Considering that following treatment, neurological function improvements are noticed during one year, with the help of rehabilitation, the final neurological outcome and functional capacity of these patients should only be fully assessed after a one year period. [4]
References
- ↑ 1.0 1.1 Longo, Dan L. (Dan Louis) (2012). Harrison's principles of internal medici. New York: McGraw-Hill. ISBN 978-0-07-174889-6.
- ↑ Danner, R. L.; Hartman, B. J. (1987). "Update of Spinal Epidural Abscess: 35 Cases and Review of the Literature". Clinical Infectious Diseases. 9 (2): 265–274. doi:10.1093/clinids/9.2.265. ISSN 1058-4838.
- ↑ Mandell, Gerald L.; Bennett, John E. (John Eugene); Dolin, Raphael. (2010). Mandell, Douglas, and Bennett's principles and practice of infectious disease. Philadelphia, PA: Churchill Livingstone/Elsevier.

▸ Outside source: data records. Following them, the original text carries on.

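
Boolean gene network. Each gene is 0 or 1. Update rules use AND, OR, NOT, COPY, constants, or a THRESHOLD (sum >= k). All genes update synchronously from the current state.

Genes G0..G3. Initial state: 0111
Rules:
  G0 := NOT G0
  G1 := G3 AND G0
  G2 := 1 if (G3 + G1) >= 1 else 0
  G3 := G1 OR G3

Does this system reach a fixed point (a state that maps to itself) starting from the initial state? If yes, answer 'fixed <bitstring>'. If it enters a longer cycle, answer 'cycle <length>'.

Step 0: 0111
Step 1: G0=NOT G0=NOT 0=1 G1=G3&G0=1&0=0 G2=(1+1>=1)=1 G3=G1|G3=1|1=1 -> 1011
Step 2: G0=NOT G0=NOT 1=0 G1=G3&G0=1&1=1 G2=(1+0>=1)=1 G3=G1|G3=0|1=1 -> 0111
Cycle of length 2 starting at step 0 -> no fixed point

Answer: cycle 2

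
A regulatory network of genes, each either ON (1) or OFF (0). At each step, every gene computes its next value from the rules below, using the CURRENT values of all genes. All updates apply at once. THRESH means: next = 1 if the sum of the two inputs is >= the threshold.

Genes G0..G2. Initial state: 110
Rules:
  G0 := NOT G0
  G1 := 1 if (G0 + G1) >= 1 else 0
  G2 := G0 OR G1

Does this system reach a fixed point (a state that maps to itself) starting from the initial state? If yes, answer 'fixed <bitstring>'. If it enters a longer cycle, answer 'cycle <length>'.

Step 0: 110
Step 1: G0=NOT G0=NOT 1=0 G1=(1+1>=1)=1 G2=G0|G1=1|1=1 -> 011
Step 2: G0=NOT G0=NOT 0=1 G1=(0+1>=1)=1 G2=G0|G1=0|1=1 -> 111
Step 3: G0=NOT G0=NOT 1=0 G1=(1+1>=1)=1 G2=G0|G1=1|1=1 -> 011
Cycle of length 2 starting at step 1 -> no fixed point

Answer: cycle 2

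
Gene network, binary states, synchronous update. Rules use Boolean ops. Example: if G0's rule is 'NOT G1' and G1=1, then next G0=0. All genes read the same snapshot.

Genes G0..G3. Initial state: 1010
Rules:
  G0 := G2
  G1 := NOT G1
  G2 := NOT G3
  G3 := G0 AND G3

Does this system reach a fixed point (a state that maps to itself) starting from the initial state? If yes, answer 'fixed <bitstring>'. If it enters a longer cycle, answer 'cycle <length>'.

Answer: cycle 2

Derivation:
Step 0: 1010
Step 1: G0=G2=1 G1=NOT G1=NOT 0=1 G2=NOT G3=NOT 0=1 G3=G0&G3=1&0=0 -> 1110
Step 2: G0=G2=1 G1=NOT G1=NOT 1=0 G2=NOT G3=NOT 0=1 G3=G0&G3=1&0=0 -> 1010
Cycle of length 2 starting at step 0 -> no fixed point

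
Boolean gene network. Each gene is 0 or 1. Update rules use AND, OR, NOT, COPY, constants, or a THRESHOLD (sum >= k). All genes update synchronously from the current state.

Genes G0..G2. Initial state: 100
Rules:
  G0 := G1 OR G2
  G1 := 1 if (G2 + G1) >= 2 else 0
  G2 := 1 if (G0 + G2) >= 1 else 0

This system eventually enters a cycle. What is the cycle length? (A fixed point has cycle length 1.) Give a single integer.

Answer: 1

Derivation:
Step 0: 100
Step 1: G0=G1|G2=0|0=0 G1=(0+0>=2)=0 G2=(1+0>=1)=1 -> 001
Step 2: G0=G1|G2=0|1=1 G1=(1+0>=2)=0 G2=(0+1>=1)=1 -> 101
Step 3: G0=G1|G2=0|1=1 G1=(1+0>=2)=0 G2=(1+1>=1)=1 -> 101
State from step 3 equals state from step 2 -> cycle length 1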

ISBN 0-443-06839-9.
- ↑ 4.0 4.1 4.2 Darouiche, Rabih O. (2006). "Spinal Epidural Abscess". New England Journal of Medicine. 355 (19): 2012–2020. doi:10.1056/NEJMra055111. ISSN 0028-4793.
- ↑ Mooney RP, Hockberger RS (1987). "Spinal epidural abscess: a rapidly progressive disease". Ann Emerg Med. 16 (10): 1168–70. PMID 3662166.
- ↑ Liem LK, Rigamonti D, Wolf AL, Robinson WL, Edwards CC, DiPatri A (1994). "Thoracic epidural abscess". J Spinal Disord. 7 (5): 449–54. PMID 7819646.
- ↑ Strauss I, Carmi-Oren N, Hassner A, Shapiro M, Giladi M, Lidar Z (2013). "Spinal epidural abscess: in search of reasons for an increased incidence". Isr Med Assoc J. 15 (9): 493–6. PMID 24340840.
- ↑ Reihsaus E, Waldbaur H, Seeling W (2000). "Spinal epidural abscess: a meta-analysis of 915 patients". Neurosurg Rev. 23 (4): 175–204, discussion 205. PMID 11153548.
- ↑ Khanna RK, Malik GM, Rock JP, Rosenblum ML (1996). "Spinal epidural abscess: evaluation of factors influencing outcome". Neurosurgery. 39 (5): 958–64. PMID 8905751.